Anvilogic’s Blueprints replaces SOAR complexity with natural language security automation

Anvilogic has launched Blueprints, a workflow automation capability that captures expert analyst practices and turns them into scalable, repeatable workflows across security teams.

Instead of requiring specialized engineers to build and maintain code, Blueprints lets analysts author automation in natural language, deploy it the same day, and have it execute to automate processes across data onboarding, detection engineering, threat hunting, investigation and response.

“Your best analyst, at infinite scale,” said Mackenzie Kyle, Chief Product Officer at Anvilogic. “Blueprints captures how your most experienced analysts work and converts those methods into repeatable, automated workflows for your AI SOC. Your whole team operates at the top of their game, and gets smarter with every run.”

What is Blueprints?

Blueprints is Anvilogic’s AI automation layer, which allows analysts to create reusable, task-specific AI workflows with pre-configured instructions, context, integrations, and memory. Think of them as specialized AI agents for specific security domains, built by your senior analysts, run by your entire team. The foundation for Blueprints is Anvilogic’s enterprise-proven AI SOC platform containing the necessary data knowledge, the detection engineering and the triage & investigation layers.

Unlike SOAR systems that operate on noisy alert streams, Blueprints run on our Enterprise Security Graph. We have built years of context in the platform to discover and model enterprise SOC artifacts, including events, alerts, normalizations, data models, rules, and workflows, mapping them directly to detection, investigation, and triage workflows.

The problem it solves

Security operations teams often rely on their most experienced analysts to interpret alerts, apply investigative judgment, and coordinate the actions that follow. Over time, these analysts develop a deep understanding of how alerts should be triaged, what context matters, and which actions move an incident toward resolution. However, much of this expertise remains informal and captured in static runbooks, documentation, or individual experience that is difficult to apply consistently across a team.

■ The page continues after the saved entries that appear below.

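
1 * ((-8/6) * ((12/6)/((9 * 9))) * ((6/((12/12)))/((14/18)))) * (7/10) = -8/45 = -0.18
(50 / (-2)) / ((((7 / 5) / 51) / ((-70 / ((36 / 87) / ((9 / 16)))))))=2773125 / 32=86660.16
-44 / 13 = -3.38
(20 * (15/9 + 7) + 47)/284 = 661/852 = 0.78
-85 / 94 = -0.90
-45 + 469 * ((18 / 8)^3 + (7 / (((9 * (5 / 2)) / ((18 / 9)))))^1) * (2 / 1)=16161193 / 1440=11223.05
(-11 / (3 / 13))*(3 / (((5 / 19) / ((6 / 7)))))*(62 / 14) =-505362 / 245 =-2062.70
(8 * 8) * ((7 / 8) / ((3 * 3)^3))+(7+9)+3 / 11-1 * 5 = 91012 / 8019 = 11.35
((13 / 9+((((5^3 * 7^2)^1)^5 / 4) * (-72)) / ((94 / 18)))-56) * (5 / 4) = -62843156897277832146635 / 1692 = -37141345683970349968.46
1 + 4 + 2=7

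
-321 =-321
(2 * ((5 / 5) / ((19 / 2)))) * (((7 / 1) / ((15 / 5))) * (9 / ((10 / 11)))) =462 / 95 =4.86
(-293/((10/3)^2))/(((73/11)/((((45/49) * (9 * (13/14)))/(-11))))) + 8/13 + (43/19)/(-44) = 9079099947/2721238520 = 3.34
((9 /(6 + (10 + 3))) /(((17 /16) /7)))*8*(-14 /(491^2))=-112896 /77869163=-0.00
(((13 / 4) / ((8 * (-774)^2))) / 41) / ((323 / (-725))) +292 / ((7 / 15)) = 1111968255608905 / 1777118216832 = 625.71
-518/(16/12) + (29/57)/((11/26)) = -387.30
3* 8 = 24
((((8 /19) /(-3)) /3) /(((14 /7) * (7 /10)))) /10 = -4 /1197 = -0.00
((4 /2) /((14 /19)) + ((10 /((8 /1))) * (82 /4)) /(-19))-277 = -293275 /1064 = -275.63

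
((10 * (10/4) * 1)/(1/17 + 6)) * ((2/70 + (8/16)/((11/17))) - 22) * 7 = -1387455/2266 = -612.29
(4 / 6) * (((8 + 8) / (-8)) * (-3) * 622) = 2488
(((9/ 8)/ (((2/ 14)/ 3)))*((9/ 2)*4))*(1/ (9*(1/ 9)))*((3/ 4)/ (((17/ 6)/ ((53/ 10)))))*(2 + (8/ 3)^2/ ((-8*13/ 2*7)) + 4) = 3567.95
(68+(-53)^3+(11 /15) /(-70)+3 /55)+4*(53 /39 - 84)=-22393298933 /150150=-149139.52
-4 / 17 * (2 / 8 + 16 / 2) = -33 / 17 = -1.94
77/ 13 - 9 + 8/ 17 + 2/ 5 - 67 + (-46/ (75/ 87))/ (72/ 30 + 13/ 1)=-1236647/ 17017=-72.67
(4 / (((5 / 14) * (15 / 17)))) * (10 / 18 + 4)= 39032 / 675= 57.83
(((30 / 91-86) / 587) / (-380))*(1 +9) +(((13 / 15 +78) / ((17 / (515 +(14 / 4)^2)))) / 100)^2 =701965909892456523 / 1173250988000000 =598.31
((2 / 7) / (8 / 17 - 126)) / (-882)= 17 / 6587658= 0.00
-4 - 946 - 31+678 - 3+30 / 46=-305.35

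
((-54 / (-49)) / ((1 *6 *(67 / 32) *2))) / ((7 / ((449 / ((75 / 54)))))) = 1163808 / 574525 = 2.03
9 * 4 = 36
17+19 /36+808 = 29719 /36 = 825.53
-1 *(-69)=69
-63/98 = -0.64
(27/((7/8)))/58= 108/203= 0.53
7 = 7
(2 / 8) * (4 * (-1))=-1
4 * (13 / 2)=26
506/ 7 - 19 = 373/ 7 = 53.29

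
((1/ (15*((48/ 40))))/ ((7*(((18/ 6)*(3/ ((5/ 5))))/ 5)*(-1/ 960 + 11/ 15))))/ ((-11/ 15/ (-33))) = 0.27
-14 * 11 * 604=-93016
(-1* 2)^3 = -8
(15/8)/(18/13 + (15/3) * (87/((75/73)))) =975/220888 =0.00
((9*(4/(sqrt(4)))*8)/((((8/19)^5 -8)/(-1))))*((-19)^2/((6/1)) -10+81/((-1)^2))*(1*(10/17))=1391.12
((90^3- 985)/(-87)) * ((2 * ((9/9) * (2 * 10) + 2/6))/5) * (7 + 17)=-142108528/87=-1633431.36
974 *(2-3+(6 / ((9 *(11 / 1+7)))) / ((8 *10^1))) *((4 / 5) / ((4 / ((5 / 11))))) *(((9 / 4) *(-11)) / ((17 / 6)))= 61849 / 80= 773.11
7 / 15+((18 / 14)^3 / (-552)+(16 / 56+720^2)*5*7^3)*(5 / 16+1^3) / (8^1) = 2524956001927001 / 17310720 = 145860830.86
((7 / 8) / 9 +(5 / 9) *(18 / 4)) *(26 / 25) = 2431 / 900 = 2.70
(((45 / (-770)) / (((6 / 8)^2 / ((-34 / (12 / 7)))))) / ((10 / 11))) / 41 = 34 / 615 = 0.06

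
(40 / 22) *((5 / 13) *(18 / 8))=225 / 143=1.57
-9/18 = -1/2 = -0.50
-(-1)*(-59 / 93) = -59 / 93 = -0.63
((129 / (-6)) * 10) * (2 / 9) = -430 / 9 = -47.78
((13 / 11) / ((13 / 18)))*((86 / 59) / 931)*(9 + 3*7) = 46440 / 604219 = 0.08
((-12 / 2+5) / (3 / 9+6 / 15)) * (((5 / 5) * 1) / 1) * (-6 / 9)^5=160 / 891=0.18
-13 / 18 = -0.72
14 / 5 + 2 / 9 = 136 / 45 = 3.02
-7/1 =-7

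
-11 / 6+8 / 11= -73 / 66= -1.11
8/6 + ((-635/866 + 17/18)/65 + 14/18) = 178526/84435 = 2.11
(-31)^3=-29791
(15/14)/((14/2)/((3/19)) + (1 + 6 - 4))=45/1988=0.02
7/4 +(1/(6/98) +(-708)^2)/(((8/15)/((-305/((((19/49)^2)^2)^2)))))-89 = -76214991411451516600143/135868504328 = -560946716742.10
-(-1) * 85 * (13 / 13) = 85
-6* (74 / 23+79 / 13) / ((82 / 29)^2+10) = -1001631 / 323219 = -3.10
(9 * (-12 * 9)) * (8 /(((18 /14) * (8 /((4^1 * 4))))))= -12096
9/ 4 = 2.25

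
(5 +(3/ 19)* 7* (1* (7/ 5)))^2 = 386884/ 9025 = 42.87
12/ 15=0.80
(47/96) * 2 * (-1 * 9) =-141/16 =-8.81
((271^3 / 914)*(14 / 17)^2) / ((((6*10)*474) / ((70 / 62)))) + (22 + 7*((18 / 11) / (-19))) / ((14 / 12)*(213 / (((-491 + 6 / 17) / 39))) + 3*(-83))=1227609298597855 / 2422982501481564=0.51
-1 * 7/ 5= -1.40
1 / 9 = 0.11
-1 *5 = -5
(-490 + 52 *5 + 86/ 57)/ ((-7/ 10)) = 130240/ 399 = 326.42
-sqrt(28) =-2 * sqrt(7) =-5.29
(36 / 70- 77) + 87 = 368 / 35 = 10.51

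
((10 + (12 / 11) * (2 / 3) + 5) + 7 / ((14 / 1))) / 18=119 / 132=0.90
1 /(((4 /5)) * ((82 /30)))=75 /164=0.46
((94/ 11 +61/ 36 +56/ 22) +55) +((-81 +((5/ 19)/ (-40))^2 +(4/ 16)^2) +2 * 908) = 4123646783/ 2287296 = 1802.85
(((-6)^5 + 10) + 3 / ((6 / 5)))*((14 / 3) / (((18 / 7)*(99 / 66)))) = -760823 / 81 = -9392.88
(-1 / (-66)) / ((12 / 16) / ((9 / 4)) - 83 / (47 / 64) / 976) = 2867 / 41162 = 0.07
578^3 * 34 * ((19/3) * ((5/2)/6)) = 155928695740/9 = 17325410637.78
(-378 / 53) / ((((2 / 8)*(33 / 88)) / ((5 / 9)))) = -2240 / 53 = -42.26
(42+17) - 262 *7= -1775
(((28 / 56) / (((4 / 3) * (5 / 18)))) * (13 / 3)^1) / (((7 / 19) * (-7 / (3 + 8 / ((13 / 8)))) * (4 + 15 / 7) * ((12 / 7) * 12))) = -1957 / 13760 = -0.14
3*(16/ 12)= 4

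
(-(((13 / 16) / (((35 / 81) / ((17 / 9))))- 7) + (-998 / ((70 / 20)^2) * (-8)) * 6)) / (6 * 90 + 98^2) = -15315763 / 39764480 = -0.39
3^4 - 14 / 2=74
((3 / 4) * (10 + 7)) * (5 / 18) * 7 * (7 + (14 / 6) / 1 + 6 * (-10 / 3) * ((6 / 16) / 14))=62815 / 288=218.11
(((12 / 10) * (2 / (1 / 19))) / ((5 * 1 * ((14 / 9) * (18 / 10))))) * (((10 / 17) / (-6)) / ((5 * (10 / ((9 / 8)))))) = -171 / 23800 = -0.01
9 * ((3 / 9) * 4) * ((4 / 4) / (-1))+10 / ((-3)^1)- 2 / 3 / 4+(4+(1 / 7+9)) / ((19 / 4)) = -3387 / 266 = -12.73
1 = 1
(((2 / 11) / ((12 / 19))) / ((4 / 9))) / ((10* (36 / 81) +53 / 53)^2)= 4617 / 211288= 0.02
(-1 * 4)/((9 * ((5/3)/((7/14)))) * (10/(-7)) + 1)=28/293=0.10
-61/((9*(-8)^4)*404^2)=-61/6016794624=-0.00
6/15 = 2/5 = 0.40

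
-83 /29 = -2.86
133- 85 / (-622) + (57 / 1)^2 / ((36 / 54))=1557064 / 311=5006.64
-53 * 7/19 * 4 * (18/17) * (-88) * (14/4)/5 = 8227296/1615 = 5094.30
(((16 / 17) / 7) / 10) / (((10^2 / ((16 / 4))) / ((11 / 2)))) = 44 / 14875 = 0.00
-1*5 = -5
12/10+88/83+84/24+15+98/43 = 822273/35690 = 23.04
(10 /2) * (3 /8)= 15 /8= 1.88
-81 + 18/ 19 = -1521/ 19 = -80.05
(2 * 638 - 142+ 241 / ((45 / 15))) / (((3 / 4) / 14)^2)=11424448 / 27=423127.70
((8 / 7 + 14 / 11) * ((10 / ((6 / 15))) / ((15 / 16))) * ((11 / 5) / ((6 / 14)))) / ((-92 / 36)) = -129.39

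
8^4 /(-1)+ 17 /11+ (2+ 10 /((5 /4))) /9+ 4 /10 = -2026007 /495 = -4092.94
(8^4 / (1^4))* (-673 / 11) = -2756608 / 11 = -250600.73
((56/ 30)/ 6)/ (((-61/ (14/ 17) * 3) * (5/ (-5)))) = 196/ 139995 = 0.00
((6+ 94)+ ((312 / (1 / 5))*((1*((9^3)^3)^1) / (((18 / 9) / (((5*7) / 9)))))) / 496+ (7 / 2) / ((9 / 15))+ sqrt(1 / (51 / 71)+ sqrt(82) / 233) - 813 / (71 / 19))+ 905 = sqrt(606033*sqrt(82)+ 196580469) / 11883+ 62578115437571 / 26412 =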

SOAR platforms promised consistent orchestration and automation, but often introduced a new role: the SOAR engineer. Building and maintaining playbooks required Python scripting, schema wiring, and ongoing integration work, turning automation into a specialist discipline. Blueprints removes that barrier.

“When a new analyst joins your team, they shouldn’t be learning your SOC’s tribal knowledge,” said Karthik Kannan, CEO of Anvilogic. “They should inherit it. Blueprints encode what your senior people know and make it operational at scale. That’s not replacing analysts. That’s multiplying them.”